10.09.2015 (fjh)
Sechs zweigeschossige Objekte in Holzbauweise sollen auf der Fläche der Erstaufnahmeeinrichtung für Flüchtlinge an der Umgehungsstraße in Cappel entstehen. Das erste Gebäude soll Anfang bis Mitte Oktober fertig sein. Darüber hat Oberbürgermeister Egon Vaupel am Mittwoch (9. September) in der öffentlichen Sozialausschusssitzung des Stadtparlaments informiert.
Damit wird eine wetterfeste Unterbringung für die geflüchteten Menschen in Marburg vor dem Einbruch der kalten Jahreszeit gesichert.
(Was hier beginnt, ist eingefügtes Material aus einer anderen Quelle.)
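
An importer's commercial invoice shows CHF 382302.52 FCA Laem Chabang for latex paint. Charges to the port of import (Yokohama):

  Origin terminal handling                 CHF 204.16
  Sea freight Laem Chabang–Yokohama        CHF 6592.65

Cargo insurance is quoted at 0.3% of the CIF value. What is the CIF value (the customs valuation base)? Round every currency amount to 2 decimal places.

Let C be the CIF value. C = FCA price + pre-shipment costs + freight + 0.3% × C
C − 0.3% × C = 382302.52 + 204.16 + 6592.65
0.997 × C = 389099.33
C = 389099.33 / 0.997 = 390270.14
Insurance premium = 0.3% × 390270.14 = 1170.81

CIF value: CHF 390270.14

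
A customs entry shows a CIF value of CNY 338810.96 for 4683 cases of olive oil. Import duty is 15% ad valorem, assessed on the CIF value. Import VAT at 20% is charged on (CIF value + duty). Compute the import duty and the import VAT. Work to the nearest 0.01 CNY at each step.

Import duty: CNY 50821.64; import VAT: CNY 77926.52

Import duty = 338810.96 × 15% = 50821.64
VAT base = CIF + duty = 338810.96 + 50821.64 = 389632.60
Import VAT = 389632.60 × 20% = 77926.52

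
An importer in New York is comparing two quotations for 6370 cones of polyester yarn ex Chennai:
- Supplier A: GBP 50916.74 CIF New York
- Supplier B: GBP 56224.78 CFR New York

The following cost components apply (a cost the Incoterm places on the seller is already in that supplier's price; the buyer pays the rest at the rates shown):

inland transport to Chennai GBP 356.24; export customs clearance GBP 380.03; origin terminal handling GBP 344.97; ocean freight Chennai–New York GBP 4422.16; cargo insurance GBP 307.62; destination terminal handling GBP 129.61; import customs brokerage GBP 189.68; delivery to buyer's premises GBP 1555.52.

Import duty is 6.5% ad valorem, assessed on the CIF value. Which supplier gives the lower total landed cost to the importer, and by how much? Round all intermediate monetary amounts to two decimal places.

Supplier A is cheaper by GBP 5980.68

Supplier A (CIF):
The CIF price already equals the CIF value: 50916.74
Import duty = 50916.74 × 6.5% = 3309.59
Buyer bears (A): 129.61 + 189.68 + 1555.52 = 1874.81
Landed cost (A) = invoice 50916.74 + 1874.81 + duty 3309.59 = 56101.14
Supplier B (CFR):
CIF value = CFR price + insurance = 56224.78 + 307.62 = 56532.40
Import duty = 56532.40 × 6.5% = 3674.61
Buyer bears (B): 307.62 + 129.61 + 189.68 + 1555.52 = 2182.43
Landed cost (B) = invoice 56224.78 + 2182.43 + duty 3674.61 = 62081.82
Difference = |56101.14 − 62081.82| = 5980.68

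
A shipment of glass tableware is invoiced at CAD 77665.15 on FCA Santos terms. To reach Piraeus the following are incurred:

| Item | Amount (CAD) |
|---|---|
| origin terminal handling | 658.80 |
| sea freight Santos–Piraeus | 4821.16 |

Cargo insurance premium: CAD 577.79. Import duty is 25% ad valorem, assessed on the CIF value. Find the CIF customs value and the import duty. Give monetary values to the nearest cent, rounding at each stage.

CIF = FCA price + pre-shipment costs + freight + insurance
CIF = 77665.15 + 658.80 + 4821.16 + 577.79 = 83722.90
Import duty = 83722.90 × 25% = 20930.73

CIF value: CAD 83722.90; import duty: CAD 20930.73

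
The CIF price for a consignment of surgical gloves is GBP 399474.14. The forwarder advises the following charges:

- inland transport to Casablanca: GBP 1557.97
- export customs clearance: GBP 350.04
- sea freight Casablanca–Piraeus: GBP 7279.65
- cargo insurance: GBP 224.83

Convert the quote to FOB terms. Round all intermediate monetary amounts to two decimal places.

FOB price: GBP 391969.66

Not relevant to the conversion: export clearance, inland to port — on the seller under both CIF and FOB; already in the CIF price and stays in the FOB price.
From CIF to FOB, the seller no longer bears: freight, insurance.
FOB price = 399474.14 − 7279.65 − 224.83 = 391969.66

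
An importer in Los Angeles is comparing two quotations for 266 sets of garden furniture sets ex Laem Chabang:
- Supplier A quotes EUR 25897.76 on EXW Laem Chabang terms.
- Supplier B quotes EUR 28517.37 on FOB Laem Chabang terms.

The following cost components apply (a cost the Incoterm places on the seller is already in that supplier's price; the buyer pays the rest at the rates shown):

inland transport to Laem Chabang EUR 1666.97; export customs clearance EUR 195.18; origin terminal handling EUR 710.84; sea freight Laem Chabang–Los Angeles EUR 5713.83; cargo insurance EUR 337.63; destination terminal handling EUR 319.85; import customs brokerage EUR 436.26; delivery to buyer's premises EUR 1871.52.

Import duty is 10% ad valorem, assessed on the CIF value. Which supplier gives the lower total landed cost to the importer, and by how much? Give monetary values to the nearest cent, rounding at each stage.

Supplier A (EXW):
CIF value = EXW price + inland to port + export clearance + origin terminal + freight + insurance = 25897.76 + 1666.97 + 195.18 + 710.84 + 5713.83 + 337.63 = 34522.21
Import duty = 34522.21 × 10% = 3452.22
Buyer bears (A): 1666.97 + 195.18 + 710.84 + 5713.83 + 337.63 + 319.85 + 436.26 + 1871.52 = 11252.08
Landed cost (A) = invoice 25897.76 + 11252.08 + duty 3452.22 = 40602.06
Supplier B (FOB):
CIF value = FOB price + freight + insurance = 28517.37 + 5713.83 + 337.63 = 34568.83
Import duty = 34568.83 × 10% = 3456.88
Buyer bears (B): 5713.83 + 337.63 + 319.85 + 436.26 + 1871.52 = 8679.09
Landed cost (B) = invoice 28517.37 + 8679.09 + duty 3456.88 = 40653.34
Difference = |40602.06 − 40653.34| = 51.28

Supplier A is cheaper by EUR 51.28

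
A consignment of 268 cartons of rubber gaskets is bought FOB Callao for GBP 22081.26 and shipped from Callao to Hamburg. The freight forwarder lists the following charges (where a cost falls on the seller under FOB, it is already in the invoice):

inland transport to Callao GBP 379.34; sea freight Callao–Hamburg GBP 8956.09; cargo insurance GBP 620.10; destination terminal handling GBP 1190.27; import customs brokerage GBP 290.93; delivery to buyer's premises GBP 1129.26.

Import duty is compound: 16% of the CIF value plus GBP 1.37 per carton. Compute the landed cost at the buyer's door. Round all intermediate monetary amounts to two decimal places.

FOB: the seller bears costs until goods are on board at the origin port; the buyer bears freight, insurance and all costs thereafter.
Already in the invoice (seller's account under FOB): inland to port — exclude.
CIF value = FOB price + freight + insurance = 22081.26 + 8956.09 + 620.10 = 31657.45
Ad valorem component: 31657.45 × 16% = 5065.19
Specific component: 268 × 1.37 = 367.16
Import duty = 5065.19 + 367.16 = 5432.35
Buyer bears: freight 8956.09 + insurance 620.10 + destination terminal 1190.27 + brokerage 290.93 + delivery 1129.26 + duty 5432.35 = 17619.00
Landed cost = invoice 22081.26 + 17619.00 = 39700.26

Total landed cost: GBP 39700.26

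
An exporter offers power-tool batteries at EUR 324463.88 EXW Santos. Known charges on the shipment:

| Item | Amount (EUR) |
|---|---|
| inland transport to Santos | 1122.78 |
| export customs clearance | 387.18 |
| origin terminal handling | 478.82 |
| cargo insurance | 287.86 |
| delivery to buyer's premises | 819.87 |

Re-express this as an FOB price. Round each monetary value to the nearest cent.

Not relevant to the conversion: delivery, insurance — on the buyer under both terms; not part of either seller's price.
From EXW to FOB, the seller additionally bears: inland to port, export clearance, origin terminal.
FOB price = 324463.88 + 1122.78 + 387.18 + 478.82 = 326452.66

FOB price: EUR 326452.66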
Sie ersetzt die bisherigen Zelte. Die
Universitätsstadt Marburg hatte in den vorangegangenen Wochen aktiv mit Firmen vor Ort nach einer Lösung gesucht und sie gefunden.
Am Mittwochmorgen erhielt Vaupel die Zusage des Hessischen Finanzministeriums für das von der Stadt eingeholte Angebot eines in der Region ansässigen Unternehmens. Beim Camp in Cappel handelt es sich um eine Außenstelle des landesweit für die Erstaufnahme von Flüchtlingen zuständigen
Regierungspräsidiums Gießen (RP).
"Ich gehe davon aus, dass gerade jetzt der Auftrag erteilt wird", sagte Vaupel am Mittwochabend. "Ich bin sehr froh, dass diese Entscheidung von Finanzministerium und Regierungspräsidium (RP) so gefallen ist."
Man könne eine Erstaufnahmeeinrichtung in Zelten, die ohnehin eine absolute Notlösung war, gerade über die Wintermonate nicht menschenwürdig weiterführen, machte der Oberbürgermeister noch einmal deutlich. "Jetzt können gute Standards in wetterfesten Unterkünften geschaffen werden."
Darin sei er sich mit dem Regierungspräsidenten einig, berichtete Vaupel. Die Stadt Marburg hatte sich im Sommer auf Anfrage des RP kurzfristig bereiterklärt, als Übergangslösung einen Standort für Zelte der Erstaufnahme zur Verfügung zu stellen.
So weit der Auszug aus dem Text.